Entretanto, se a senhora não conhece as odes de Horácio e os Amores de Ovídio, se nunca leu a descrição da festa de Baco e não tem notícia dos mistérios de Adônis ou do rito afrodísio das virgens de Pafos, que em comemoração do nascimento da deusa iam certos dias do ano banhar-se na espuma do mar e oferecer as primícias do seu amor a quem mais cedo as cobiçava; se ignora tudo isto, rasgue estas folhas, ou antes queime-as, para que sua neta, achando as tiras que ficarem sobre a mesa, não se lembre de fazer delas papelotes.

Se ao contrário apreciou esses trechos admiráveis da literatura clássica, pode continuar a ler, pois não achará imagem, nem palavra que revolte o bom gosto: sensitiva delicada dos espíritos cultos.

Anunciada a ceia, atravessamos o jardim para ir à sala do serviço.

Não posso deixar de fazer-lhe uma breve descrição dessa parte da casa, que ocupava a ala direita do edifício, formando uma espécie de pavilhão. Era o palácio encantado do sibaritismo, que só de longe em longe e nas horas mortas da noite, abria suas portas a chave de ouro para alguns adeptos de seu culto ou para algum profano que desejasse iniciar-se nos lúbricos mistérios.

Entremos, já que as portas se abrem de par em par, cerrando-se logo depois de nossa passagem. A sala não é grande, mas espaçosa; cobre as paredes um papel aveludado de sombrio escarlate, sobre o qual destacam entre espelhos duas ordens de quadros representando os mistérios de Lesbos. Deve fazer ideia da energia e aparente vitalidade com que as linhas e colorido dos contornos se debuxavam no fundo rubro, ao trêmulo da claridade deslumbrante do gás.

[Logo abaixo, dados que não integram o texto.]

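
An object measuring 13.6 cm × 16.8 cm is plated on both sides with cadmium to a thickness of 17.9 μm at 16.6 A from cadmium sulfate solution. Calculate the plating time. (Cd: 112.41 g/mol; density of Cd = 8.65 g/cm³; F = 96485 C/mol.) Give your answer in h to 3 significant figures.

0.203 h

Plated area = 2 × 13.6 × 16.8 = 457.0 cm²
Volume = 457.0 × 17.9×10⁻⁴ cm = 0.8180 cm³
m(Cd) = 0.8180 × 8.65 = 7.076 g
n(Cd) = 7.076 / 112.41 = 0.06295 mol; n(e⁻) = 2 × 0.06295 = 0.1259 mol
Q = 0.1259 × 96485 = 12150 C
t = 12150 / 16.6 = 731.9 s = 0.203 h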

A mesa oval, preparada para oito convivas, estava colocada no centro sobre um estrado, que tinha o espaço necessário para o serviço dos criados; o resto do soalho desaparecia sob um felpudo e macio tapete que acolchoava o rodapé e também os bordos do estrado. Os aparadores de mármore cobertos de flores, frutos e gelados, e os bufetes carregados de iguarias e vinhos, eram suspensos à parede. Não pousava o pé de um móvel na orla aveludada que cercava a mesa, e parecia abrir os braços ao homem ébrio de vinho ou de amor, convidando-o a espojar-se na macia alcatifa, como um jovem poldro nas cálidas areias da várzea natal.

Pela volta da abóbada de estuque que formava o teto, pelas almofadas interiores das portas, e na face de alguns móveis, havia tal profusão de espelhos, que multiplicava e reproduzia ao infinito, numa confusão fantástica, os menores objetos. As imagens, projetando-se ali em todos os sentidos, apresentavam-se por mil faces.

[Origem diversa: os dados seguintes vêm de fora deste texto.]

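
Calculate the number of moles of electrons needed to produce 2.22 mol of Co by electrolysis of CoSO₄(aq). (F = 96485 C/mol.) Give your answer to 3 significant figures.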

Não lhe falo da ceia que nada tinha de especial. Suntuosa e delicada, como os sabem preparar aqui, sorria aos olhos e trescalava de aromas penetrantes e deliciosos, que iam prurir as fibras gástricas. Esse perfume sibárico e o aspecto brilhante das iguarias esquisitas, entre as irradiações do cristal e os reflexos áureos, rubros ou violáceos do madeira, do porto e do borgonha, é talvez o mais delicado acepipe que um anfitrião de gosto oferece aos seus hóspedes; porque nesse bocado homérico os olhos e o olfato servem com fartura ao paladar um pouco de tudo; um primor de todos os manjares que a capacidade do estômago não permite absorver.

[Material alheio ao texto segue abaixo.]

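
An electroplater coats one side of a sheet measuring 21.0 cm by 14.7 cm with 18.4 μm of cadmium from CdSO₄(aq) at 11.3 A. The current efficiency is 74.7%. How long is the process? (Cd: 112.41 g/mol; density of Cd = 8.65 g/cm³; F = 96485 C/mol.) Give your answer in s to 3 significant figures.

Plated area = 21.0 × 14.7 = 308.7 cm²
Volume = 308.7 × 18.4×10⁻⁴ cm = 0.5680 cm³
m(Cd) = 0.5680 × 8.65 = 4.913 g
n(Cd) = 4.913 / 112.41 = 0.04371 mol; n(e⁻) = 2 × 0.04371 = 0.08742 mol
Q = 0.08742 × 96485 / 0.747 = 11290 C
t = 11290 / 11.3 = 999.1 s

999 s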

Sentamo-nos dois a dois, porque só havia na sala quatro cadeiras. Não se espante; eram cadeiras medidas para dois corpos, espécies de pequenos sofás de palhinha, onde se estava mais do que comodamente. Esta singularidade era um símbolo da união, ou melhor, da comunhão, que o dono da casa queria que houvesse durante a ceia: não eram oito pessoas, mas quatro amigos que se divertiam em amável companhia. Acrescia que a longa separação das cadeiras, e a espessa cortina de flores, deixava a cada um plena liberdade: era ao mesmo tempo a solidão e a convivência.

Ao anunciar da ceia, Lúcia tomou-me o braço que ia oferecer-lhe. Sentamo-nos a um dos lados da mesa em face de Sá. O Sr. Couto, como de rigor, impava de gula e fatuidade, defronte da sonolência do Rochinha e à ilharga de uma linda espanholita, que o olhava à sorrelfa com um momo de petulante zombaria.